Sergeant Maron waved his hand dismissively. He disliked being interrupted. “Have you seen her documents? Does she have a Nansen passport or travel papers signed by the tsar? How dare you call yourself her lover when you know nothing about her?”
He paused, as if he were about to announce something important, to rebuke Hsueh for his ignorance.
“The woman the Chinese call Lady Holly, your Therese, is Therese Irxmayer, an extremely capable woman who owns a company based in Hong Kong. She is far more dangerous than you think, and the Concession Police is presently investigating her undesirable activities. We believe she has crooked friends running a shady business. We would like you to help us by getting involved, and give us news of her friends. It would be in your interest to cooperate — the police department will not forget your assistance, and I will personally be grateful.”
Two policemen took him to the hotel. The Frenchman drove, and Hsueh sat in the back with the Chinese man. The car stopped outside the Astor in the rain. When the engine started up again, the Frenchman saluted him playfully with two fingers of his left hand held crooked. He was wearing a raincoat with a matching hat at an angle.

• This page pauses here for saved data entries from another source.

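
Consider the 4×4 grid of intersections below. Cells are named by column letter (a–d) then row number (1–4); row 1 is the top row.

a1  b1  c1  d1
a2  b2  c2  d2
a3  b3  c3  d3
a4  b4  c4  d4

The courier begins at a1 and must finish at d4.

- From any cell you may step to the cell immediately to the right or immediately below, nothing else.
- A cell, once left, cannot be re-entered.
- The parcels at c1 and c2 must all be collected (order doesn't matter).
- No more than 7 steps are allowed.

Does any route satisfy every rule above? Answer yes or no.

One route that works: a1 → b1 → c1 → c2 → c3 → c4 → d4.

yes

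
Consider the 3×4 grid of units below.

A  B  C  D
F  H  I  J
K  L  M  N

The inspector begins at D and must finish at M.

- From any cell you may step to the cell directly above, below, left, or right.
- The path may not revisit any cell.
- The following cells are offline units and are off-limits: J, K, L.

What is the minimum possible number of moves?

The Manhattan distance from D to M is |1−3| + |4−3| = 3, so at least 3 moves are needed.
A route of 3 moves achieves this: D → C → I → M.
Since 3 matches the lower bound, it is optimal.

3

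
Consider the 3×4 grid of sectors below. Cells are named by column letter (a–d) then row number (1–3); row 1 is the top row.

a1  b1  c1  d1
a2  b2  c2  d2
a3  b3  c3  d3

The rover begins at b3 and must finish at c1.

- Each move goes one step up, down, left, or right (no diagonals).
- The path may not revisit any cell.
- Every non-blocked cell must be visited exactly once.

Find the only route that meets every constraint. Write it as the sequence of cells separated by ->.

Need to visit all 12 open cells exactly once, starting at b3 and ending at c1.
Cell a1 has only two open neighbours (a2 and b1), so the path must pass straight through it: one of those is the cell it's entered from and the other is where it exits.
Route from b3: left 1 to a3, up 2 to a1, right 1 to b1, down 1 to b2, right 1 to c2, down 1 to c3, right 1 to d3, up 2 to d1, left 1 to c1 — 11 moves in all.
Check: all 12 open cells covered.

b3 -> a3 -> a2 -> a1 -> b1 -> b2 -> c2 -> c3 -> d3 -> d2 -> d1 -> c1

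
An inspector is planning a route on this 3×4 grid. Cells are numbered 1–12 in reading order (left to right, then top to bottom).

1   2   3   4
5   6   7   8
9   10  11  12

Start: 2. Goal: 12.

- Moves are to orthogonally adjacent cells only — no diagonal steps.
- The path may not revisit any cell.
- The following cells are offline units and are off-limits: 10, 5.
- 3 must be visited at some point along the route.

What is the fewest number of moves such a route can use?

4

Any route passes through 3 somewhere between 2 and 12. Summing Manhattan distances along the two legs (2 → 3 → 12) gives a lower bound of 1 + 3 = 4 moves.
A route of 4 moves achieves this: 2 → 3 → 7 → 11 → 12.
Since 4 matches the lower bound, it is optimal.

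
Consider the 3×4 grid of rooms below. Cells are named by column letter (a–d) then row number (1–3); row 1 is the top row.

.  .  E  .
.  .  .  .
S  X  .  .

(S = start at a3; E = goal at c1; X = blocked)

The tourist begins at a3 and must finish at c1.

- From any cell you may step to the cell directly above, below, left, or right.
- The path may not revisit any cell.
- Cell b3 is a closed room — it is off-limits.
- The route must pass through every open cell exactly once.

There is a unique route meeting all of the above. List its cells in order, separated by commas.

a3, a2, a1, b1, b2, c2, c3, d3, d2, d1, c1

Need to visit all 11 open cells exactly once, starting at a3 and ending at c1.
Cell a1 has only two open neighbours (a2 and b1), so the path must pass straight through it: one of those is the cell it's entered from and the other is where it exits.
Route from a3: up 2 to a1, right 1 to b1, down 1 to b2, right 1 to c2, down 1 to c3, right 1 to d3, up 2 to d1, left 1 to c1 — 10 moves in all.
Check: all 11 open cells covered.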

“ Mes couilles ,” Hsueh muttered under his breath, tossing his cigarette end into a puddle.
The gate was closed, and the elevator shaft rumbled. He walked across the lobby to the stairs, to stretch his legs. He was tired and hungry. At nine o’clock they had gone to the Cantonese eatery on Pa-hsian-ch’iao. Eat, Maron had said, but Hsueh had barely eaten. It was the break between shifts, and the place was full of cops.
The men had stared at him while he was making a phone call to Therese. One was standing inside the phone booth, about three feet behind him. The other stood outside the phone booth, facing him from behind the glass. Then they dropped him off and politely said good-bye.

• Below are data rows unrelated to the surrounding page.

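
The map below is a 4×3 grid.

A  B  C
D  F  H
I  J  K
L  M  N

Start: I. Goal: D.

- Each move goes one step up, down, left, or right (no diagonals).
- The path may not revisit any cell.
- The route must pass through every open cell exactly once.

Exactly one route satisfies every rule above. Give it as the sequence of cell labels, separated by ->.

I -> L -> M -> N -> K -> J -> F -> H -> C -> B -> A -> D

Need to visit all 12 open cells exactly once, starting at I and ending at D.
Route from I: down to L, 2× right (reaching N), up to K, left to J, up to F, right to H, up to C, 2× left (reaching A), down to D — 11 moves in all.
Check: all 12 open cells covered.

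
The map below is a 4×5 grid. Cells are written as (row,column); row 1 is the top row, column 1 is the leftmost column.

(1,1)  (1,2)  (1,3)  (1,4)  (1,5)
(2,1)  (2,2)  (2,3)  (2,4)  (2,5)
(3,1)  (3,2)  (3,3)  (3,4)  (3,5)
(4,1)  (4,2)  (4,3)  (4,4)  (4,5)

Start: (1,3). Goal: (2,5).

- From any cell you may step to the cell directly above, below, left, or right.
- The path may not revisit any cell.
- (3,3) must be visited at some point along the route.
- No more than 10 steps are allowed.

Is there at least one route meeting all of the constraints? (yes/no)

One route that works: (1,3) → (2,3) → (3,3) → (3,4) → (2,4) → (2,5).

yes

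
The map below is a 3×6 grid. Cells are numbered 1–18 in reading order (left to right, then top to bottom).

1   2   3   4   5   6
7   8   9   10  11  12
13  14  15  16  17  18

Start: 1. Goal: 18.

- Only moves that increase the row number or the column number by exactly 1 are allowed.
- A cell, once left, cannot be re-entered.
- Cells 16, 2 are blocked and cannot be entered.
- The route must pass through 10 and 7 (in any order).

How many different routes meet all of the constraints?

2

A right/down-only route from 1 to 18 makes exactly 2 down-moves and 5 right-moves in some order.
With no other constraints that would be C(7,2) = 21 routes.
A monotone route can only reach the required cells in the order 7, 10, so split there and multiply the segment counts (each segment already excludes blocked cells): 1→7: 1; 7→10: 1; 10→18: 2; product = 2.
That gives 2 routes.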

Hsueh’s muddy shoes made squelching sounds on the patterned wood floor.
All day long, those voices had mocked him, menaced him, and tempted him. He almost thought he could hear them coming from the paneled walls in the hotel. It was those voices that convinced him he would do it, not the terror he had felt that morning when he was tied up in an empty room, lying on the floor with his head in a tin bucket.

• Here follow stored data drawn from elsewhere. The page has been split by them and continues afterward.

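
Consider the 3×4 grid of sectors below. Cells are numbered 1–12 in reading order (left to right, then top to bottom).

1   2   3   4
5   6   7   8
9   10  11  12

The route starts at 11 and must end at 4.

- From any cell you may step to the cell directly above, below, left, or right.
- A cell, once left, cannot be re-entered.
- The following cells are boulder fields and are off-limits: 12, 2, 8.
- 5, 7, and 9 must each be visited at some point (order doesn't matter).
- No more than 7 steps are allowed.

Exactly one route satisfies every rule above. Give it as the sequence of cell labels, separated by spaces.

11 10 9 5 6 7 3 4

The 7-move cap with required stops at 5, 7, 9 leaves no slack for detours.
Route from 11: 2× left (reaching 9), up to 5, 2× right (reaching 7), up to 3, right to 4 — 7 moves in all.
Check: all required cells visited; 7 ≤ 7 moves.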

JUNE 5, YEAR 20 OF THE REPUBLIC.
1:15 P.M.

Therese did not mind being called Lady Holly by the Chinese. At least Holly was shorter than Irxmayer. Besides, even Irxmayer wasn’t really her name. A blond Austrian man had given it to her in Talien. She preferred this name because she preferred to forget the past. She often said to her assistant, Yindee Zung: if you can’t forget the past, how can you keep going? Yindee Zung was Zung Ts-mih’s sister, and he once wrote his Yindee’s name in Chinese and showed it to Therese — Ch’en Ying-ti. He told her Yindee was Siamese for happiness . Zung himself was Yindee’s “fifth brother” in a large clan that seemed to span Hong Kong, Hanoi, and Saigon. Yindee had tried time and again to explain the complex web of family relationships to her, but Therese never seemed to get it.
In Hong Kong, Zung could find a buyer for just about anything, and he could source anything you wanted. Immaculately dressed, he would go into any dark walk-up, push the door open, climb the narrow wooden stairs, and extend his soft, delicate hand. He could cut deals with smugglers, the gangs, or even with Communists.